Professor Greg Deleuil, medical advisor to the Asbestos Diseases Society of Australia (ADSA), spoke in the UK town of Leeds recently as part of a tour to raise awareness about mesothelioma and to fight for justice and compensation for asbestos victims. Leeds is home to the JW Roberts factory, which Dr. Deleuil described as the source of one of the worst industrial tragedies to affect the area. A recent government report revealed that between 1981 and 2005, almost 600 Leeds residents died of mesothelioma.

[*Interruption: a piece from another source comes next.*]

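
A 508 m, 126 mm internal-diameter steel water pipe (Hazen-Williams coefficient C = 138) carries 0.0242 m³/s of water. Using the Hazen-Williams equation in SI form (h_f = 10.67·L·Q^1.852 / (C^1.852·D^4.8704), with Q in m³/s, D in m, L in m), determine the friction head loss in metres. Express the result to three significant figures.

h_f ≈ 14.4 m

h_f = 10.67·508·0.0242^1.852 / (138^1.852·0.126^4.8704) = 14.43 m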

In his speech to former factory workers and families of asbestos victims, Dr. Deleuil—whose own mother died of mesothelioma—showed photos and told stories of how asbestos has affected towns in Australia and the UK, describing the common tragedies and challenges facing communities thousands of miles apart. He described how school kids in the town of Armley, just west of Leeds, made “summer snowballs” from asbestos dust in the town school yard. Thousands of miles away in the Australian town of Wittenhoom, workers at the local blue asbestos mine made sand pits of the deadly dust for their children to play in. He showed a photo of mine workers participating in an annual competition in Wittenhoom to see who could most quickly shovel blue asbestos into a steel drum; ironically, the only man in the photo still alive was the competition winner. Two thousand Wittenhoom residents are expected to die from mesothelioma.